The pillars of the primary care outcomes model are as follows:
- Design together with PCPs. Rather than focusing on narrow quality measures and tasks, align primary care providers with goals and support them as they solve problems creatively.
- Pay clinicians in real time. The Medicare Shared Savings Program does reward ACO providers who sufficiently reduce total cost of care by sharing those savings. However, providers don’t find out how well they’ve done on achieving savings until nine months after the performance year and the check comes months after their “grades” arrive. However, this flies in the face of the behavioral economics principle of immediacy, in which people respond most strongly to immediate feedback. Thus, a monthly payment model is suggested.

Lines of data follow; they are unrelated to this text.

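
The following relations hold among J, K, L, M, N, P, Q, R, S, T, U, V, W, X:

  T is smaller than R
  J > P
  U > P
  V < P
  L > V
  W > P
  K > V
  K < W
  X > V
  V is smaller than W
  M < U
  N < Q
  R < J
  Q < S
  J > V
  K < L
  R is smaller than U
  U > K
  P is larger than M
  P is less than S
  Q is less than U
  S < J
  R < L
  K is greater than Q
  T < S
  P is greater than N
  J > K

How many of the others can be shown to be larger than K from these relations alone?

The elements the relations force above K are J, L, U, W — no chain reaches any other.
That is 4.

4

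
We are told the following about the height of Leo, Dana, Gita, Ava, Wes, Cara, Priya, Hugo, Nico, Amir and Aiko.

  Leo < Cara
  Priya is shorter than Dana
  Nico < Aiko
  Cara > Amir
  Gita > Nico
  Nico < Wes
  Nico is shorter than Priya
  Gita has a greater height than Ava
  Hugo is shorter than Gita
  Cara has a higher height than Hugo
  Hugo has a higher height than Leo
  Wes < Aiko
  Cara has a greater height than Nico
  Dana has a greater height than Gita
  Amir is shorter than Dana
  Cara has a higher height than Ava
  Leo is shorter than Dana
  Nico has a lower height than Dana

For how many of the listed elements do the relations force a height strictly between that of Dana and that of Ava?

The relations place Ava below Dana. An element lies strictly between them when it is forced above Ava and also forced below Dana.
Above Ava: {Gita, Cara}. Below Dana: {Nico, Priya, Leo, Hugo, Amir, Gita}.
Intersection: {Gita} — 1.

1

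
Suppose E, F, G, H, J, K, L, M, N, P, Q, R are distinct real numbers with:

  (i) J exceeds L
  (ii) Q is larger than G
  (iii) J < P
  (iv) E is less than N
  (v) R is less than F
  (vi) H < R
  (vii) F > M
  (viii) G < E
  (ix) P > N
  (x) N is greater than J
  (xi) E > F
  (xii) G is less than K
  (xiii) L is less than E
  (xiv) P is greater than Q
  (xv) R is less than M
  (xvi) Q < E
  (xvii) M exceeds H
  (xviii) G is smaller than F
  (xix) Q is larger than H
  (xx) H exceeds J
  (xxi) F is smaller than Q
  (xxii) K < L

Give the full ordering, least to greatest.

The consecutive links are each given: G < K; K < L; L < J; J < H; H < R; R < M; M < F; F < Q; Q < E; E < N; N < P.

G < K < L < J < H < R < M < F < Q < E < N < P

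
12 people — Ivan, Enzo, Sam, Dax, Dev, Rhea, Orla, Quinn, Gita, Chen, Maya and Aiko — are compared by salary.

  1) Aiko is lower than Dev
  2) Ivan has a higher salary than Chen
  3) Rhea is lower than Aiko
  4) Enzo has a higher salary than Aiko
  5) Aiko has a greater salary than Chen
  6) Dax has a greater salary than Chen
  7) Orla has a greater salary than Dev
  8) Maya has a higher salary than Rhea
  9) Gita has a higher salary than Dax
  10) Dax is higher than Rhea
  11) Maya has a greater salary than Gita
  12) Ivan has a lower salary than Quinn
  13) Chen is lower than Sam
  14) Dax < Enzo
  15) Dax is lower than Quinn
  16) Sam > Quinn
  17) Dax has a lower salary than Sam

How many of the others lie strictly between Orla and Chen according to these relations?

The relations place Chen below Orla. An element lies strictly between them when it is forced above Chen and also forced below Orla.
Above Chen: {Dax, Aiko, Dev, Ivan, Enzo, Gita, Maya, Quinn, Sam}. Below Orla: {Rhea, Aiko, Dev}.
Intersection: {Aiko, Dev} — 2.

2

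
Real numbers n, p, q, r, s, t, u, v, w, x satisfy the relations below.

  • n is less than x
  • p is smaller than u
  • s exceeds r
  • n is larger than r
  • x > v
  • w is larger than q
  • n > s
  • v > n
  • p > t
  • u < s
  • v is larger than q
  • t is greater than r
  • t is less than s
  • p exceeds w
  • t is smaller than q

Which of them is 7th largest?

w

The consecutive relations fix a unique order: r < t < q < w < p < u < s < n < v < x.
The 7th largest is w.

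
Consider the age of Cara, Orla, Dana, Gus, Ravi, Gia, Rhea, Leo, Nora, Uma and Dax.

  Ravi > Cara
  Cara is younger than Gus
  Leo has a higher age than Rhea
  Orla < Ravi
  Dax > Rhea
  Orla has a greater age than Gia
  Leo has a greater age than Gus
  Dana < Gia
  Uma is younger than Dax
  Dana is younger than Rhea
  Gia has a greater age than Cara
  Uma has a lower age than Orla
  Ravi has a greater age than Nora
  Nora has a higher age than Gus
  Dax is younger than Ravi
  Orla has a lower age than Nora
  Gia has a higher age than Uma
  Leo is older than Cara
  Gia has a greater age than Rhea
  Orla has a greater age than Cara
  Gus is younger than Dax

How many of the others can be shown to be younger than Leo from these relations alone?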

- Pay more for primary care. Existing fee-for-service plans undervalue primary care, particularly when delivered by independent practices. In the Primary Care Outcomes Model, an outpatient office visit with participating PCPs for a complex patient—one with several illnesses to manage—would be reimbursed at a higher rate, as much as 50 percent higher for the most complex patients.
- Restore meaning to quality measurement. Many providers see quality measurement requirements as a burden: too many targets, focused on less relevant areas. Instead focusing on a handful of broad-based and more clinically meaningful measures and providing easier electronic reporting processes allows providers more time with patients rather than paperwork.
- Foster plan-provider coordination. The Primary Care Outcomes Model would shift how plans and providers work together. With primary care providers aligned on total cost of care, plans could work with them as partners rather than as adversaries.
The Primary Care Outcomes Model could substantially reduce costs compared to conventional ACOs. Not only that, but performance on quality measures could improve with focused improvement efforts. Building a model like this is crucial to resolving the crisis of spiraling healthcare costs.